Please see the attachment.

Author Response File: Author Response.pdf

Reviewer 2 Report

Comments and Suggestions for Authors

 The paper proposes MPVT, a novel multi-modal tracking framework that leverages prompt learning for efficient fine-tuning of pre-trained vision models in RGB-T, RGB-D, and RGB-E tracking. It introduces three key modules—decoupled input enhancement, dynamic adaptive prompt fusion, and a fully connected head. It achieves state-of-the-art results on LasHeR, DepthTrack, and VisEvent while greatly reducing GPU memory and training time. Overall, it addresses a crucial challenge in multi-modal tracking with a technically sound, well-executed approach supported by comprehensive experiments. The paper contributes technical depth and experimental relevance to the community. It would benefit from modest improvements in explanation and minor polishing of language.
Comments and suggestions for improvement:
1. Clarity of some technical details: The dynamic adaptive prompt fusion is complex; while the equations are rigorous, an intuitive explanation or a small illustrative diagram showing how it processes multi-modal features would help readers unfamiliar with prompt learning.
The distinction between MPVT-PF (prompt fusion removed) and MPVT-IE (input enhancement removed) could be emphasized more clearly in the ablation discussions.

2. Inference speed trade-off: The paper notes a ~5-6% drop in inference FPS when enabling the prompt module. While modest, a brief discussion on the practical impact (for real-time scenarios) would strengthen the application perspective.

3. Future work could be expanded: The paper briefly mentions integrating LLMs for vision-text scenarios. Expanding on concrete challenges (e.g., aligning text cues with spatial tracking tasks) could inspire further research.

Comments on the Quality of English Language

 Some sentences are long and could be split for clarity. For example, the abstract’s sentence starting with “Existing multi-modal tracking methods typically…” is very dense.
There are occasional small errors (e.g., “full-connected head network” might be clearer as “fully-connected head network” consistently).

Author Response

Please see the attachment.

Author Response File: Author Response.pdf

Reviewer 3 Report

Comments and Suggestions for Authors

The paper presents a promising direction for efficient multi-modal tracking via prompt tuning. However, significant improvements are needed in methodological rigor, experimental validation, and reproducibility. 

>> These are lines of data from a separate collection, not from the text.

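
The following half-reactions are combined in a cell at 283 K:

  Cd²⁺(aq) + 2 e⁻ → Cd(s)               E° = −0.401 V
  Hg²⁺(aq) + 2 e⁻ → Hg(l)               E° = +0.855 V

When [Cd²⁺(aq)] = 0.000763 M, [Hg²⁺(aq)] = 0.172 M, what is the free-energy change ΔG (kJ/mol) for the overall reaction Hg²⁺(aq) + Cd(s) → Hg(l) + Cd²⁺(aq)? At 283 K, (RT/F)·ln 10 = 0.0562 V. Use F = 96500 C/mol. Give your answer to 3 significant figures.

With Hg²⁺/Hg reduced at the cathode, E°cell = +0.855 − (−0.401) = +1.256 V and n = 2.
Q = [Cd²⁺(aq)] / [Hg²⁺(aq)] = 0.00444, so log Q = −2.353 and E = +1.256 − (0.0562/2)(−2.353) = +1.3221 V.
Finally ΔG = −nFE = −(2)(96500 C/mol)(+1.3221 V) = −255 kJ/mol.

−255 kJ/mol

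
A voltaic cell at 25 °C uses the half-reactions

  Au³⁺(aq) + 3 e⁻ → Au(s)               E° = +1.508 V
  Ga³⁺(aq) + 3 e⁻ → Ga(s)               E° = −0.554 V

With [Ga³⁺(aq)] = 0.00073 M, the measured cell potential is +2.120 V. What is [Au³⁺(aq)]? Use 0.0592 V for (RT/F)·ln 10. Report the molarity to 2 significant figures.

Au³⁺/Au is the cathode (higher E°); E°cell = +1.508 − (−0.554) = +2.062 V with n = 3.
Since E = E° − (0.0592/n)·log Q, log Q = n(E° − E)/0.0592 = −2.939.
The balanced reaction is Au³⁺(aq) + Ga(s) → Au(s) + Ga³⁺(aq), so Q = [Ga³⁺(aq)] / [Au³⁺(aq)].
Solving for the unknown gives log [Au³⁺(aq)] = −0.198, so [Au³⁺(aq)] ≈ 0.63 M.

0.63 M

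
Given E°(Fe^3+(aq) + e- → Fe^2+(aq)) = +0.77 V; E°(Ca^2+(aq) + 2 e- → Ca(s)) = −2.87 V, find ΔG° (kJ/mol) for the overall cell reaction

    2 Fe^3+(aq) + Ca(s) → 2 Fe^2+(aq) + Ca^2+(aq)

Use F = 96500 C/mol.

−703 kJ/mol

In the reaction as written Fe^3+(aq) is reduced, so the Fe³⁺/Fe²⁺ couple is the cathode and Ca²⁺/Ca is the anode.
E°cell = +0.77 − (−2.87) = +3.64 V; balancing electrons gives n = 2.
ΔG° = −nFE°cell = −(2)(96500)(+3.64) J/mol = −703 kJ/mol.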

The paper emphasizes reduced GPU memory (43.8%) and training time (62.9%) compared to full-parameter fine-tuning. However, it fails to provide concrete comparisons of absolute parameter counts (e.g., "MPVT uses 1.2M parameters vs. ViPT’s 130M"). Without this, claims of efficiency are unconvincing.

Missing Baselines,Compare against recent prompt-based trackers like ProTrack[29] and ViPT[19] across all three modalities. The current comparison omits some state-of-the-art methods (e.g., [43, 44]).

Hyperparameter Sensitivity. No analysis of sensitivity to hyperparameters (e.g., learning rate, scaling factor α in Eq. 9). Provide tuning details and ablation studies.

Author Response

Please see the attachment.

Author Response File: Author Response.pdf

Round 2

Reviewer 2 Report

Comments and Suggestions for Authors

The authors have addressed all of my concerns, İ have no further comments.